Pharmaceutical company Bayer recently joined forces with consulting and accounting firm EY and launched the Automated Site Payments and Invoice Resolution (ASPIREs), an effort designed to help Bayer and its site partners to streamline the trial process. According to EY, the results were notable—for example, Bayer’s average cycle time for payment dropped from 75 days to fewer than 35 and greatly reduced time on fielding payment-related questions and disputes left more time for more important matters.
To dig further into the program and its results so far, Outsourcing-Pharma spoke with Salman Shah, EY partner with life sciences and health consulting.
OSP: Could you please tell us some of the factors behind the drive toward pharma firms looking to forge preferred partnerships with sites and investigators? What benefits does such an arrangement bring to their drug development efforts?
SS: When sites have the option to select the clinical trials they participate in and which sponsors they partner with, building strong relationships and creating a reputation as "partner of choice," it is a key factor in the success of a pharma company’s clinical trial. These types of relationships – built on streamlined and highly efficient clinical trial processes – can reduce study startup time, drive cost avoidance, and improve time to market.
As a “partner of choice,” pharma companies also increase the volume of potential sites that would be interested in working with them, which can in turn expand the opportunity for diversity in clinical trials, allowing for more robust clinical trial outcomes.
OSP: Bayer recently approached you to explore some of the challenges in site management processes and timelines. Could you please share some of the concerns they expressed?
SS: The concerns Bayer expressed with their site management processes and timelines often involved a high burden on FTEs and delayed payment cycle times caused by pain points such as high effort involved to QC invoice line items, many manual processes, no real-time reporting, disparate data sources, and an overall lack of standardization. These types of issues are common within the site payment processes in pharma, and outsourcing parts of the process can allow for alleviation of these pain points.
OSP: Please tell us a bit about the ASPIREs program—how did you design it, deploy it, what did you learn, etc.?

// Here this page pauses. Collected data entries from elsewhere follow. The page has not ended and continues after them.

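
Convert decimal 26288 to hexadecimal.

Using repeated division by 16 (digits 10–15 are A–F):
26288 ÷ 16 = 1643 remainder 0
1643 ÷ 16 = 102 remainder 11 (B)
102 ÷ 16 = 6 remainder 6
6 ÷ 16 = 0 remainder 6
Reading remainders bottom to top: 66B0



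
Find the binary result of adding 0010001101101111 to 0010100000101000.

Add column by column from the right: bit + bit + carry-in; write the sum mod 2, carry 1 when the sum is 2 or 3.
carry:  0100000011010000
        0010001101101111
+       0010100000101000
------------------------
       00100101110010111
(the carry out of the leftmost column, 0, becomes the leading bit)
Decimal check:
  0010001101101111 = 8192 + 512 + 256 + 64 + 32 + 8 + 4 + 2 + 1 = 9071
  0010100000101000 = 8192 + 2048 + 32 + 8 = 10280
  9071 + 10280 = 19351, and 00100101110010111 = 16384 + 2048 + 512 + 256 + 128 + 16 + 4 + 2 + 1 = 19351 ✓



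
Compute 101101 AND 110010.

AND: 1 only when both bits are 1
  101101
& 110010
--------
  100000
Decimal: 45 & 50 = 32



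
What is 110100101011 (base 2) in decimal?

Sum of powers of 2 for each 1-bit:
2^0 + 2^1 + 2^3 + 2^5 + 2^8 + 2^10 + 2^11
= 1 + 2 + 8 + 32 + 256 + 1024 + 2048
= 3371



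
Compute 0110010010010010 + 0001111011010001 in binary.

Add column by column from the right: bit + bit + carry-in; write the sum mod 2, carry 1 when the sum is 2 or 3.
carry:  1111100100100000
        0110010010010010
+       0001111011010001
------------------------
       01000001101100011
(the carry out of the leftmost column, 0, becomes the leading bit)
Decimal check:
  0110010010010010 = 16384 + 8192 + 1024 + 128 + 16 + 2 = 25746
  0001111011010001 = 4096 + 2048 + 1024 + 512 + 128 + 64 + 16 + 1 = 7889
  25746 + 7889 = 33635, and 01000001101100011 = 32768 + 512 + 256 + 64 + 32 + 2 + 1 = 33635 ✓



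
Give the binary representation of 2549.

Using repeated division by 2:
2549 ÷ 2 = 1274 remainder 1
1274 ÷ 2 = 637 remainder 0
637 ÷ 2 = 318 remainder 1
318 ÷ 2 = 159 remainder 0
159 ÷ 2 = 79 remainder 1
79 ÷ 2 = 39 remainder 1
39 ÷ 2 = 19 remainder 1
19 ÷ 2 = 9 remainder 1
9 ÷ 2 = 4 remainder 1
4 ÷ 2 = 2 remainder 0
2 ÷ 2 = 1 remainder 0
1 ÷ 2 = 0 remainder 1
Reading remainders bottom to top: 100111110101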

SS: ASPIREs was designed in partnership between EY and Bayer. The first step was to assess the end-to-end current state of operations across study budgeting and start-up, contracting, invoicing, and site payments. We engaged members of the clinical trial management team, finance, accounting, tax, legal, and more to gain a holistic understanding of not just the process flows, but the requirements that would dictate feasible changes in the future state.

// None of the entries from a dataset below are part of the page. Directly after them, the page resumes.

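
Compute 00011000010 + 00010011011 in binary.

Add column by column from the right: bit + bit + carry-in; write the sum mod 2, carry 1 when the sum is 2 or 3.
carry:  00100000100
        00011000010
+       00010011011
-------------------
       000101011101
(the carry out of the leftmost column, 0, becomes the leading bit)
Decimal check:
  00011000010 = 128 + 64 + 2 = 194
  00010011011 = 128 + 16 + 8 + 2 + 1 = 155
  194 + 155 = 349, and 000101011101 = 256 + 64 + 16 + 8 + 4 + 1 = 349 ✓



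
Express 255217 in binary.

Using repeated division by 2:
255217 ÷ 2 = 127608 remainder 1
127608 ÷ 2 = 63804 remainder 0
63804 ÷ 2 = 31902 remainder 0
31902 ÷ 2 = 15951 remainder 0
15951 ÷ 2 = 7975 remainder 1
7975 ÷ 2 = 3987 remainder 1
3987 ÷ 2 = 1993 remainder 1
1993 ÷ 2 = 996 remainder 1
996 ÷ 2 = 498 remainder 0
498 ÷ 2 = 249 remainder 0
249 ÷ 2 = 124 remainder 1
124 ÷ 2 = 62 remainder 0
62 ÷ 2 = 31 remainder 0
31 ÷ 2 = 15 remainder 1
15 ÷ 2 = 7 remainder 1
7 ÷ 2 = 3 remainder 1
3 ÷ 2 = 1 remainder 1
1 ÷ 2 = 0 remainder 1
Reading remainders bottom to top: 111110010011110001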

Using this foundation, we layered the technology partner's capabilities and standard processes to redesign the flow and drive automation. With buy-in on the new process from Bayer leadership, a handful of new studies were selected as pilots. In a subsequently iterative effort, we gathered lessons learned, refined the process, and expanded deployment until all new studies were using the ASPIREs process for site payments.

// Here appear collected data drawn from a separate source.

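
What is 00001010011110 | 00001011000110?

OR: 1 when either bit is 1
  00001010011110
| 00001011000110
----------------
  00001011011110
Decimal: 670 | 710 = 734



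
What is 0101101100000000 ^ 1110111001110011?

XOR: 1 when bits differ
  0101101100000000
^ 1110111001110011
------------------
  1011010101110011
Decimal: 23296 ^ 61043 = 46451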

OSP: You mentioned that the ASPIREs program empowered Bayer and its partners to make some changes that led to notable results. Please tell us a bit about that.
SS: A few of the specific changes that were made in the Bayer site management processes involved transferring parts of the Bayer QC responsibility to a third party, reducing the number of steps and templates, and providing real-time reporting all while ensuring compliance with local policies and overall global consistency. In the US pilot, these changes resulted in a quantifiable success across multiple metrics, including a 77% decrease in payment-related disputes, a 55% decrease in average payment cycle time, and a 97% overall reduction in FTE time spent on payment-related activities.
The global rollout of these processes reported similar success in participating countries, with site management teams being able to focus more of their time on impactful decision-making rather than tedious reviews and processes.
OSP: Could you please tell us about some of the chief lessons learned in the process, and how these might be applied to other research organizations looking to effect change?
SS: We had four key lessons learned, some of which became particularly evident as ASPIREs was expanded across the rest of the world:
- Strong governance will drive efficiencies and sustainable success. With multiple partners engaged, inefficient communication amongst parties can delay progress toward project milestones. We solved this through establishing governance and a reporting structure and streamlining alignment on future state process development and solutioning.
- Communication, change management, and stakeholder engagement are essential to lasting change. Teams are often reluctant to evolve beyond legacy processes, resulting in increased costs and delayed benefit realization. We solved this through co-creation of the new process with stakeholders, identifying champions to achieve buy-in, and offering user training and office hours.
- Local tax, finance, and regulatory knowledge is required for global implementation success. Variations in local tax/reporting regulations can delay alignment and require changes to the standardized future state approach. We solved this through early assessment of in-country complexities, particularly for the rest of the world, and early engagement with the local finance, tax, regulatory, and risk management stakeholders.
- Meaningful attention to efficient process redesign and transparency will allow accountability and acceleration. Variations in local contracting processes, unnecessary process steps/duplication, legal entities, and templates can create complexities in future state standardization. We solved this through analytics-driven dashboards to enhance transparency and accountability, and incorporation of end-to-end site management best practices.